An adaptive deep reinforcement learning framework enables curling robots with human-like performance in real-world conditions
Bringing AI outside the lab is a formidable challenge, since the real world is full of uncertainty, non-stationarity, and plenty of unknown hidden states. Therefore, training an AI system starting from simulated data mimicking the reality will only provide limited success when released into the wild. This is a challenging problem as the real-world exhibits vast numbers of latent variables and confounders that vary over time, which can have a profound effect on the performance of an AI system. Moreover, the real world shows large uncertainties, which may be too complex and ill-defined to be modeled with the required accuracy. Thus, it becomes necessary to encompass uncertainty into the modeling effort and, furthermore, to measure and approximate changes in real-world environments.
The game of curling can be considered a good testbed for studying the interaction between artificial intelligence systems and the real-world. Curling has been described as a combination of bowling and chess; it is a turn-based game in which two teams play alternately on the ice sheet, requiring a high level of strategic thinking and performance. Curling is challenging because it requires precise throwing (robot control problem) and strategic planning to win. Moreover, the environmental characteristics change at every moment, and every throw has an impact on the outcome of the match. Moreover, we had to address the issue of transferring from a simulation to a real environment with high uncertainty and needed to propose an adaptation to a dynamically changing environment where relearning is not a possibility. Basically, this is a big issue in a real-world problem. In many real-world problems, sufficient time was not allocated to adapt to the changing environment. In curling, there is no time for relearning during a curling match due to the timing rules of the game; in addition, very little to no information is available on the nature of the environmental change. Furthermore, every throw (episode) has a large impact on the outcome of the match. This case study contains challenges related to using robotic systems in real-world environments: strong temporal variability, uncertainties, and continuousness.

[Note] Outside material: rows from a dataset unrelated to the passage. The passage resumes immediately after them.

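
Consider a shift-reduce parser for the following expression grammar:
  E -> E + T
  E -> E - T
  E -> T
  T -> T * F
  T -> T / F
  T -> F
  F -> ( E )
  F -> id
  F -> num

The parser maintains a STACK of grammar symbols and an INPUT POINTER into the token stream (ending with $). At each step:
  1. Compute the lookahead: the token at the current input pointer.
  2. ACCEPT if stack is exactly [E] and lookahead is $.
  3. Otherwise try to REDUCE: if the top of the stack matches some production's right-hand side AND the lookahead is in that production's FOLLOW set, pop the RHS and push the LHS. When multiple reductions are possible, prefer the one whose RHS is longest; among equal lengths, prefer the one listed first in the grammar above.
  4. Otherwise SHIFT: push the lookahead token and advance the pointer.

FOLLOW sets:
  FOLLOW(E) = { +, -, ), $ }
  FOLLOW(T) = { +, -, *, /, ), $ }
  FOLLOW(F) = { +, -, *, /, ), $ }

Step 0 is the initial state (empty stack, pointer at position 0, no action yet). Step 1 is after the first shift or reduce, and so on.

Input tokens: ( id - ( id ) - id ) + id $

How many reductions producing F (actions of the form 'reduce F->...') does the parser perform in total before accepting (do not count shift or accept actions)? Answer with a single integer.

Answer: 6

Derivation:
Step 1: shift (. Stack=[(] ptr=1 lookahead=id remaining=[id - ( id ) - id ) + id $]
Step 2: shift id. Stack=[( id] ptr=2 lookahead=- remaining=[- ( id ) - id ) + id $]
Step 3: reduce F->id. Stack=[( F] ptr=2 lookahead=- remaining=[- ( id ) - id ) + id $]
Step 4: reduce T->F. Stack=[( T] ptr=2 lookahead=- remaining=[- ( id ) - id ) + id $]
Step 5: reduce E->T. Stack=[( E] ptr=2 lookahead=- remaining=[- ( id ) - id ) + id $]
Step 6: shift -. Stack=[( E -] ptr=3 lookahead=( remaining=[( id ) - id ) + id $]
Step 7: shift (. Stack=[( E - (] ptr=4 lookahead=id remaining=[id ) - id ) + id $]
Step 8: shift id. Stack=[( E - ( id] ptr=5 lookahead=) remaining=[) - id ) + id $]
Step 9: reduce F->id. Stack=[( E - ( F] ptr=5 lookahead=) remaining=[) - id ) + id $]
Step 10: reduce T->F. Stack=[( E - ( T] ptr=5 lookahead=) remaining=[) - id ) + id $]
Step 11: reduce E->T. Stack=[( E - ( E] ptr=5 lookahead=) remaining=[) - id ) + id $]
Step 12: shift ). Stack=[( E - ( E )] ptr=6 lookahead=- remaining=[- id ) + id $]
Step 13: reduce F->( E ). Stack=[( E - F] ptr=6 lookahead=- remaining=[- id ) + id $]
Step 14: reduce T->F. Stack=[( E - T] ptr=6 lookahead=- remaining=[- id ) + id $]
Step 15: reduce E->E - T. Stack=[( E] ptr=6 lookahead=- remaining=[- id ) + id $]
Step 16: shift -. Stack=[( E -] ptr=7 lookahead=id remaining=[id ) + id $]
Step 17: shift id. Stack=[( E - id] ptr=8 lookahead=) remaining=[) + id $]
Step 18: reduce F->id. Stack=[( E - F] ptr=8 lookahead=) remaining=[) + id $]
Step 19: reduce T->F. Stack=[( E - T] ptr=8 lookahead=) remaining=[) + id $]
Step 20: reduce E->E - T. Stack=[( E] ptr=8 lookahead=) remaining=[) + id $]
Step 21: shift ). Stack=[( E )] ptr=9 lookahead=+ remaining=[+ id $]
Step 22: reduce F->( E ). Stack=[F] ptr=9 lookahead=+ remaining=[+ id $]
Step 23: reduce T->F. Stack=[T] ptr=9 lookahead=+ remaining=[+ id $]
Step 24: reduce E->T. Stack=[E] ptr=9 lookahead=+ remaining=[+ id $]
Step 25: shift +. Stack=[E +] ptr=10 lookahead=id remaining=[id $]
Step 26: shift id. Stack=[E + id] ptr=11 lookahead=$ remaining=[$]
Step 27: reduce F->id. Stack=[E + F] ptr=11 lookahead=$ remaining=[$]
Step 28: reduce T->F. Stack=[E + T] ptr=11 lookahead=$ remaining=[$]
Step 29: reduce E->E + T. Stack=[E] ptr=11 lookahead=$ remaining=[$]
Step 30: accept. Stack=[E] ptr=11 lookahead=$ remaining=[$]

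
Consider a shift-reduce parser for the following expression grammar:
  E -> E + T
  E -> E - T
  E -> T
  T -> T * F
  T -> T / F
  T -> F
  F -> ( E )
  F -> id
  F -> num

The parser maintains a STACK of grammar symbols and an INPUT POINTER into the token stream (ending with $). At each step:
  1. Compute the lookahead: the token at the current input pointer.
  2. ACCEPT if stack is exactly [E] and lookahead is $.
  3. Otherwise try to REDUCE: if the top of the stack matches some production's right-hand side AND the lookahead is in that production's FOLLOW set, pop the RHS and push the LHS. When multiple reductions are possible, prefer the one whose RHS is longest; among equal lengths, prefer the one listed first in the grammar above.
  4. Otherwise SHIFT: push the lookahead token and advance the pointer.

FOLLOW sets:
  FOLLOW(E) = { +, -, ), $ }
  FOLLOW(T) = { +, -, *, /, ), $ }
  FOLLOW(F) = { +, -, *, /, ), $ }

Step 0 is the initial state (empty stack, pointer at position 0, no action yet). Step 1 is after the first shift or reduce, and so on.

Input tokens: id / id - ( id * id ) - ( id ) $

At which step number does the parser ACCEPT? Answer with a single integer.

Step 1: shift id. Stack=[id] ptr=1 lookahead=/ remaining=[/ id - ( id * id ) - ( id ) $]
Step 2: reduce F->id. Stack=[F] ptr=1 lookahead=/ remaining=[/ id - ( id * id ) - ( id ) $]
Step 3: reduce T->F. Stack=[T] ptr=1 lookahead=/ remaining=[/ id - ( id * id ) - ( id ) $]
Step 4: shift /. Stack=[T /] ptr=2 lookahead=id remaining=[id - ( id * id ) - ( id ) $]
Step 5: shift id. Stack=[T / id] ptr=3 lookahead=- remaining=[- ( id * id ) - ( id ) $]
Step 6: reduce F->id. Stack=[T / F] ptr=3 lookahead=- remaining=[- ( id * id ) - ( id ) $]
Step 7: reduce T->T / F. Stack=[T] ptr=3 lookahead=- remaining=[- ( id * id ) - ( id ) $]
Step 8: reduce E->T. Stack=[E] ptr=3 lookahead=- remaining=[- ( id * id ) - ( id ) $]
Step 9: shift -. Stack=[E -] ptr=4 lookahead=( remaining=[( id * id ) - ( id ) $]
Step 10: shift (. Stack=[E - (] ptr=5 lookahead=id remaining=[id * id ) - ( id ) $]
Step 11: shift id. Stack=[E - ( id] ptr=6 lookahead=* remaining=[* id ) - ( id ) $]
Step 12: reduce F->id. Stack=[E - ( F] ptr=6 lookahead=* remaining=[* id ) - ( id ) $]
Step 13: reduce T->F. Stack=[E - ( T] ptr=6 lookahead=* remaining=[* id ) - ( id ) $]
Step 14: shift *. Stack=[E - ( T *] ptr=7 lookahead=id remaining=[id ) - ( id ) $]
Step 15: shift id. Stack=[E - ( T * id] ptr=8 lookahead=) remaining=[) - ( id ) $]
Step 16: reduce F->id. Stack=[E - ( T * F] ptr=8 lookahead=) remaining=[) - ( id ) $]
Step 17: reduce T->T * F. Stack=[E - ( T] ptr=8 lookahead=) remaining=[) - ( id ) $]
Step 18: reduce E->T. Stack=[E - ( E] ptr=8 lookahead=) remaining=[) - ( id ) $]
Step 19: shift ). Stack=[E - ( E )] ptr=9 lookahead=- remaining=[- ( id ) $]
Step 20: reduce F->( E ). Stack=[E - F] ptr=9 lookahead=- remaining=[- ( id ) $]
Step 21: reduce T->F. Stack=[E - T] ptr=9 lookahead=- remaining=[- ( id ) $]
Step 22: reduce E->E - T. Stack=[E] ptr=9 lookahead=- remaining=[- ( id ) $]
Step 23: shift -. Stack=[E -] ptr=10 lookahead=( remaining=[( id ) $]
Step 24: shift (. Stack=[E - (] ptr=11 lookahead=id remaining=[id ) $]
Step 25: shift id. Stack=[E - ( id] ptr=12 lookahead=) remaining=[) $]
Step 26: reduce F->id. Stack=[E - ( F] ptr=12 lookahead=) remaining=[) $]
Step 27: reduce T->F. Stack=[E - ( T] ptr=12 lookahead=) remaining=[) $]
Step 28: reduce E->T. Stack=[E - ( E] ptr=12 lookahead=) remaining=[) $]
Step 29: shift ). Stack=[E - ( E )] ptr=13 lookahead=$ remaining=[$]
Step 30: reduce F->( E ). Stack=[E - F] ptr=13 lookahead=$ remaining=[$]
Step 31: reduce T->F. Stack=[E - T] ptr=13 lookahead=$ remaining=[$]
Step 32: reduce E->E - T. Stack=[E] ptr=13 lookahead=$ remaining=[$]
Step 33: accept. Stack=[E] ptr=13 lookahead=$ remaining=[$]

Answer: 33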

Curly, the AI curling robot system, consists of the curling AI (strategy planning model, adaptation model to the dynamically changing environment in a real icy world, a curling simulator) and two curling robots (skip-/thrower-Curly) (Figure 1). We succeeded not only in terms of strategic planning but also with respect to the real-time adaptation within the real curling game setting.
While deep reinforcement learning (DRL) methods have been successfully applied to games in discrete action spaces, numerous real-world reinforcement learning (RL) applications require an agent to select optimal actions from a continuous action space. We will contribute an adaptation framework and testbed application to this transfer challenge. Our proposed adaptation framework extends standard DRL using temporal features, which learn to compensate for the uncertainties and non-stationarities that are an unavoidable part of curling (Figure 2). Specifically, we show that the adaptation is crucial and compares very favorably to just transferring a model trained on physics-based simulations of curling. Moreover, we report a curling robot that can achieve human-level performance in the game of curling using an adaptive deep reinforcement learning framework. Our curling robot, Curly, was able to win three of four official matches against expert human teams [top-ranked women’s curling teams and Korea national wheelchair curling team (reserve team)]. In summary, our paper contributes to the deep question of how to transfer a DRL learning model from simulation data to the real uncertain world demonstrating that the present gap between the simulation and the real-world can indeed be significantly narrowed.
The use of explainable AI techniques to gain a further understanding of critical shot impacts, thus allowing the curling AI and its creators to learn better from their mistakes, will be interesting for future studies. Moreover, cases of extreme changes, such as sweeping in curling, deserve further investigation. Last, we note that the insights obtained within our framework on how to alleviate challenges such as strong temporal variability, uncertainties, and continuousness are readily transferable for contributing to other real-world applications of comparable complexity in robotics and beyond (e.g., autonomous drone, etc.).
This work has been done by Professor Seong-Whan Lee and his team at Korea University in Korea.